By Paul Hampton
The demand to “make poverty history” is winning wide resonance this year and nowhere is it more relevant than in Africa, where the majority of people subsist on $1 a day. But the Commission for Africa report published last week shows how little the ruling class are prepared to do to help the majority of Africans.
The Commission for Africa was appointed last year by Tony Blair. When the G8 meets at Gleneagles in Scotland in July, Blair says he wants Africa on the agenda, with the report centre-stage.
The Commission’s 460-page report published on 11 March is full of catchy sound bites about Africa suffering “a tsunami every month”. Its main emphasis is on “good governance”, security and “inclusion”. Paul Vallely, the main author of the report, said the Commission’s main conclusion was that “one factor underlies all sub-Saharan Africa's difficulties over the past 40 years: the weakness of governance and the absence of an effective state”.
The report, perhaps not suprisingly, fails to identify capitalism as the principal cause of African underdevelopment and it is largely supportive of the neo-liberal model of capitalist development. Nowhere is capitalism mentioned to explain the poverty of Africa, nor indicted for the exploitation of African workers.
The nearest the report comes to criticism is where it states that relying on the private sector to provide infrastructure services in Africa such as water, transport and agricultural markets has been a “serious policy mistake, driven by the international community, that undermined growth prospects and generated a substantial backlog of investment”. And it adds that “forcing poor countries to liberalise through trade agreements is the wrong approach to achieving growth and poverty reduction in Africa, and elsewhere”.
The report is also noticeably meek on the role of the IMF and the World Bank, seeing these institutions as part of the solution to African poverty, rather than part of the problem. The report urges the World Bank and IMF to “reorient” their missions towards Africa and give the continent greater representation on their boards — but only to serve up the same bitter pill in more attractive packaging.
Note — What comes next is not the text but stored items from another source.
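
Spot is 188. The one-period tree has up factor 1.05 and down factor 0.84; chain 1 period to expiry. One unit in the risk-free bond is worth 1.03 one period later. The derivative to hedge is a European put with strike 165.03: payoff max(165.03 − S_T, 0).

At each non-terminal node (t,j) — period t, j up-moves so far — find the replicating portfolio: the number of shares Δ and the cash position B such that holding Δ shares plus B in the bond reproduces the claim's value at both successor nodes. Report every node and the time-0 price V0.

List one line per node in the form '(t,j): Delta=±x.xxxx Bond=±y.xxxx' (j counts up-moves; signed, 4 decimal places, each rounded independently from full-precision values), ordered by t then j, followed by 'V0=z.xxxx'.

(0,0): Delta=-0.1801 Bond=34.5146
V0=0.6574

Under the risk-neutral measure, an up-move has probability p* = (R−d)/(u−d) = 0.9048 and values discount at R = 1.03.
At expiry t=1: V(1,0)=7.1100, V(1,1)=0.0000
(0,0): S=188.0000. Δ = (V_up−V_dn)/(S_up−S_dn) = (0.0000−7.1100)/(197.4000−157.9200) = -0.1801. V = [p*·0.0000 + (1−p*)·7.1100]/1.03 = 0.6574. B = V − Δ·S = 34.5146.
Each (Δ,B) replicates both successor values, so the strategy is self-financing and V0 is arbitrage-free.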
According to Peter Hardstaff from the World Development Movement (WDM): “Overall the report is a mixed bag. Much of it, while not negative, contains nothing particularly new, innovative or radical… Many of the demands are less far reaching than those proposed by the Brandt Commission over two decades ago.”
Its main recommendations, including the doubling of aid flows to Africa and 100 per cent cancellation of multilateral debts owed by poor countries — are largely restatements of existing UK government policy. Other demands, such as the immediate removal of subsidies on cotton and sugar beet might seem to go further, but in fact have already been decreed by World Trade Organisation rulings.
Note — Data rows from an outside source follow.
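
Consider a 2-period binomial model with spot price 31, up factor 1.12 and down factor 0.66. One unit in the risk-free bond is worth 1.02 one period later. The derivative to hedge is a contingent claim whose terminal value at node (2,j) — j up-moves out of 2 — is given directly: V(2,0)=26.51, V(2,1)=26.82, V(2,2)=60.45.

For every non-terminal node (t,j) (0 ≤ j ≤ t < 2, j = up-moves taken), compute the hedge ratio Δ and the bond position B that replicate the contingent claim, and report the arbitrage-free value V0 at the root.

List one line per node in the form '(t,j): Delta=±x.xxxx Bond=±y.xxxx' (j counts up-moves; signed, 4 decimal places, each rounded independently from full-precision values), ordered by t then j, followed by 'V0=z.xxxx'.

No-arbitrage ⇒ martingale measure with p* = (R−d)/(u−d) = 0.7826.
Payoff layer (t=2): V(2,0)=26.5100, V(2,1)=26.8200, V(2,2)=60.4500
Node (1,0) S=20.4600: V=(p*·26.8200+(1−p*)·26.5100)/1.02=26.2280; Δ=(26.8200−26.5100)/(22.9152−13.5036)=0.0329; B=V−Δ·S=25.5541
Node (1,1) S=34.7200: V=(p*·60.4500+(1−p*)·26.8200)/1.02=52.0972; Δ=(60.4500−26.8200)/(38.8864−22.9152)=2.1057; B=V−Δ·S=-21.0115
Node (0,0) S=31.0000: V=(p*·52.0972+(1−p*)·26.2280)/1.02=45.5622; Δ=(52.0972−26.2280)/(34.7200−20.4600)=1.8141; B=V−Δ·S=-10.6750
Each (Δ,B) replicates both successor values, so the strategy is self-financing and V0 is arbitrage-free.

(0,0): Delta=1.8141 Bond=-10.6750
(1,0): Delta=0.0329 Bond=25.5541
(1,1): Delta=2.1057 Bond=-21.0115
V0=45.5622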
The extra aid, totalling $25bn (£13bn) a year, requires a mechanism to finance it. The report endorses Gordon Brown’s plan for bond issues repaid from future aid budgets, known as the International Finance Facility. However this has already been rejected by the US and Canada. Just to hedge its bets, the report also mentions French President Chirac’s proposal for a tax on air tickets and aviation fuel to fund development — but with little conviction or argument.
In any case the funds proposed are not enough. The World Health Organisation says to develop basic health services in Africa will cost $65 billion over the next ten years. According to the UN, industrialised countries’ farm subsidies cost developing countries between $125 billion to $310 billion annually in lost sales and lower prices, with Africa one of the main losers.
The report emphasises “boosting African competitiveness” by devoting $10bn of extra aid a year for infrastructure and establishing a $550m facility to improve the investment climate by cutting red tape. In other words the plan is to create a better business environment so that multinationals can reap profits from a more open and stable African economy.
At best the report promotes the needs of the African business class. The needs and interests of African workers are almost completely overlooked.